It's not a prototype thing. A blank option will submit a blank value
which Rails converts to nil. You're better of checking for the nil
using validation or manually in your action and returning an error
message.
It kind of sucks, because the params in question are being
automatically appended to the where clause in a select. In the case of
the blank option, I don't want to return an error. Its a perfectly
valid choice by user. It means "no where criteria". But because the
"nil" value is being propagated, I'm getting stupid stuff like "where
city_id = NULL" in the select.
Everything was code free and elegant up to this point. Now I will
have to intercept every request check for these edge cases in the
params and remove them. All of the elegance just broke down.

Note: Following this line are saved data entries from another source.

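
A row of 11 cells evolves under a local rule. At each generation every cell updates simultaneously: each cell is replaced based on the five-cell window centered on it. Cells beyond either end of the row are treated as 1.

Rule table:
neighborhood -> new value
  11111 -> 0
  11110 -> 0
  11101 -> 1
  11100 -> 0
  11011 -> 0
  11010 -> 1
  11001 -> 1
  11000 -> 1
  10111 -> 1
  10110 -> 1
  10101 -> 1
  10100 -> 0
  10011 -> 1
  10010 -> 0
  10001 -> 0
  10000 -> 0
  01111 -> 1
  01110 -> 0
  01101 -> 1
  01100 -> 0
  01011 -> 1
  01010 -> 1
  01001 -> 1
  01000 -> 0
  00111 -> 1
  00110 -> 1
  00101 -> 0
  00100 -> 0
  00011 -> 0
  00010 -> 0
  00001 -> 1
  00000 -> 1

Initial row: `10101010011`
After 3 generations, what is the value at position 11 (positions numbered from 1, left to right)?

11111101111
00000101100
10110011011
position 11 holds 1

1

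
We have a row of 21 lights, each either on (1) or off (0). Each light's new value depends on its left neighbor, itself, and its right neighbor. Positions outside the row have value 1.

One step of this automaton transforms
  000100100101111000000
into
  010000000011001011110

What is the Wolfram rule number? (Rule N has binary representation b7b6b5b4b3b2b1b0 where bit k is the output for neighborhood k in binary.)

position 12: 111 → 0  (bit 7 = 0)
position 14: 110 → 1  (bit 6 = 1)
position 10: 101 → 1  (bit 5 = 1)
position 0: 100 → 0  (bit 4 = 0)
position 11: 011 → 1  (bit 3 = 1)
position 3: 010 → 0  (bit 2 = 0)
position 2: 001 → 0  (bit 1 = 0)
position 1: 000 → 1  (bit 0 = 1)
bits b7..b0 = 01101001 = 105

105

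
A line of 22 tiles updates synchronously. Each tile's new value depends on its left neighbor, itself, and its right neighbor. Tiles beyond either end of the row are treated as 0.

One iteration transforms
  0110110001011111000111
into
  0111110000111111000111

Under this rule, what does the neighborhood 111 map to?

At position 12 the neighborhood is 111; the next row has 1 there.

1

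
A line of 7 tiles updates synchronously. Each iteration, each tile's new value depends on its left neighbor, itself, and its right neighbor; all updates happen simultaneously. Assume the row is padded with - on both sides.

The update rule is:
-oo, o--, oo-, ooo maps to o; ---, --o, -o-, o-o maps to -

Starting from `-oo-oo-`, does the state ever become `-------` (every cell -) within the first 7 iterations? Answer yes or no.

no

iteration 1: -oo-ooo
iteration 2: -oo-ooo  (fixed point — unchanged through iteration 7)
iteration 7 is -oo-ooo, still not uniform -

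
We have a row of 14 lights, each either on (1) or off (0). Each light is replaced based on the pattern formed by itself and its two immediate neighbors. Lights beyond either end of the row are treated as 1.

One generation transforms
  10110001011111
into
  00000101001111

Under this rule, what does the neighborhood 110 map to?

At position 0 the neighborhood is 110; the next row has 0 there.

0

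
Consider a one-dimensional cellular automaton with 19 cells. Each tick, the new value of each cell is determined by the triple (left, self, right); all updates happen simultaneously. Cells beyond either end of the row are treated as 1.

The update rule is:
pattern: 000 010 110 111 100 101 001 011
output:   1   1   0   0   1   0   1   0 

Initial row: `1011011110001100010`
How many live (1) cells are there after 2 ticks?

11

0000000001110011110
1111111110001100000
count of 1: 11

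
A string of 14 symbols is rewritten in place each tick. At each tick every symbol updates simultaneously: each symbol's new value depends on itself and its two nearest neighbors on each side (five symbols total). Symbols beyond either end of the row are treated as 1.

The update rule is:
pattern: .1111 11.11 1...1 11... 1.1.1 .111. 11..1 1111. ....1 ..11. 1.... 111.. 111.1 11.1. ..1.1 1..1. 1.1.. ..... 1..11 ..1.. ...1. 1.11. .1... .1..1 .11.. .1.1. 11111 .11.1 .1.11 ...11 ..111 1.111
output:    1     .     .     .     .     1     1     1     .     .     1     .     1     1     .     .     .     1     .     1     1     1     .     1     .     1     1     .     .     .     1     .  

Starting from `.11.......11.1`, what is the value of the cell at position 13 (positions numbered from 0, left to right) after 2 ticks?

tick 1: .1..1111......
tick 2: 1.1.111..111..
position 13 holds .

.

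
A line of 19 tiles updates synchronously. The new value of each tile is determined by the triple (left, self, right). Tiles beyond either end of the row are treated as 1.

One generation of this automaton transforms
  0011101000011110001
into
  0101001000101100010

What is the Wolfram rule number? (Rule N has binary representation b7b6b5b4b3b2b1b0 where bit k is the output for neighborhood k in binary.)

position 3: 111 → 1  (bit 7 = 1)
position 4: 110 → 0  (bit 6 = 0)
position 5: 101 → 0  (bit 5 = 0)
position 0: 100 → 0  (bit 4 = 0)
position 2: 011 → 0  (bit 3 = 0)
position 6: 010 → 1  (bit 2 = 1)
position 1: 001 → 1  (bit 1 = 1)
position 8: 000 → 0  (bit 0 = 0)
bits b7..b0 = 10000110 = 134

134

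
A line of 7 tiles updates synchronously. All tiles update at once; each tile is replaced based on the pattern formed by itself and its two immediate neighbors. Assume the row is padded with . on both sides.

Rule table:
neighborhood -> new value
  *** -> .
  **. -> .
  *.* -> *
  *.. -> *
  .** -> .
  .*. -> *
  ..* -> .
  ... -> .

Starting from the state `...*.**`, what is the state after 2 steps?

.....*.

step 1: ...**..
step 2: .....*.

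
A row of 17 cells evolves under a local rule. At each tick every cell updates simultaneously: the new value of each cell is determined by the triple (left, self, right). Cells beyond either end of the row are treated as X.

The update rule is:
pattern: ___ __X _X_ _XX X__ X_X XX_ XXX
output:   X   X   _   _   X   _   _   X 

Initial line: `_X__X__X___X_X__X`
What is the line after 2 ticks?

XX_______X_XXX___

__XX_XX_XXX___XX_
XX_______X_XXX___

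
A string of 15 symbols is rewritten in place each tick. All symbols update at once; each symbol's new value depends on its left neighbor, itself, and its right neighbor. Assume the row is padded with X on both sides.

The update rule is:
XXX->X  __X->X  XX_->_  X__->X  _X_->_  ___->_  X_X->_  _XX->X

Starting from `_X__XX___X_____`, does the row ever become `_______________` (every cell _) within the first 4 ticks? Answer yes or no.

no

__XXX_X_X_X___X
XXXX_______X_XX
XXX_X_____X__XX
XX___X___X_XXXX
tick 4 is XX___X___X_XXXX, still not uniform _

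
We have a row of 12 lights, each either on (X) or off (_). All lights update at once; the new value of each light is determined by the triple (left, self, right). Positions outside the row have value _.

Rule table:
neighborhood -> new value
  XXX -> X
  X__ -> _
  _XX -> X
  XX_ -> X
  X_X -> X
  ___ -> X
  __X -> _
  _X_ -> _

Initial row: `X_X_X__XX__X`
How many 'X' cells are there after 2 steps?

6

_X_X___XX___
__X__X_XX_XX
count of X: 6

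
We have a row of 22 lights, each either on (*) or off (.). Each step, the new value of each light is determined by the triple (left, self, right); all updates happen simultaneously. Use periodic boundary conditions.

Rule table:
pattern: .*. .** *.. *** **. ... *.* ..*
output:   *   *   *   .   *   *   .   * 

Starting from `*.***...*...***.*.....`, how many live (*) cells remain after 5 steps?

step 1: *.*.*********.*.******
step 2: *.*.*.......*.*.*.....
step 3: *.*.*********.*.******  (repeats step 1; period 2)
step 5: *.*.*********.*.******
count of *: 18

18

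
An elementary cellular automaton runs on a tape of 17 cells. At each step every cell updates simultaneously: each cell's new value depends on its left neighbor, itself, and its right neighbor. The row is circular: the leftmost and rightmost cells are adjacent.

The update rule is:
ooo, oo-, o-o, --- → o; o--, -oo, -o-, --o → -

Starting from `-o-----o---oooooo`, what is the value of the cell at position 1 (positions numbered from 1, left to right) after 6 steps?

o--ooo---o--ooooo
o---oo-o-----oooo
o-o--oo--ooo--ooo
oo----o---oo---oo
oo-oo---o--o-o--o
ooo-o-o-----o----
position 1 holds o

o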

I'm using ActiveScaffold. It has a collection of Ajax enabled .rhtml
templates and helpers which collectively peform a lot of magic. Very
powerful but not easy to follow.
Anyway, the List scaffold page includes a Search form with a single
text field.. When user submits the search form the text contents are
applied to the where clause and the list is regenerated.
I found that by adding additional input fields (selects) to the Search
form template, that these additional field values were being appended
to the where clause AND nicely propagated to all of the other actions
on the scaffold (like column sort and pagination).
But there was one glitch. When I added the ":include_blank => true" to
my selects I found that the auto-appended where criteria now included
"where city_id = NULL" which obviously makes my select return 0 rows.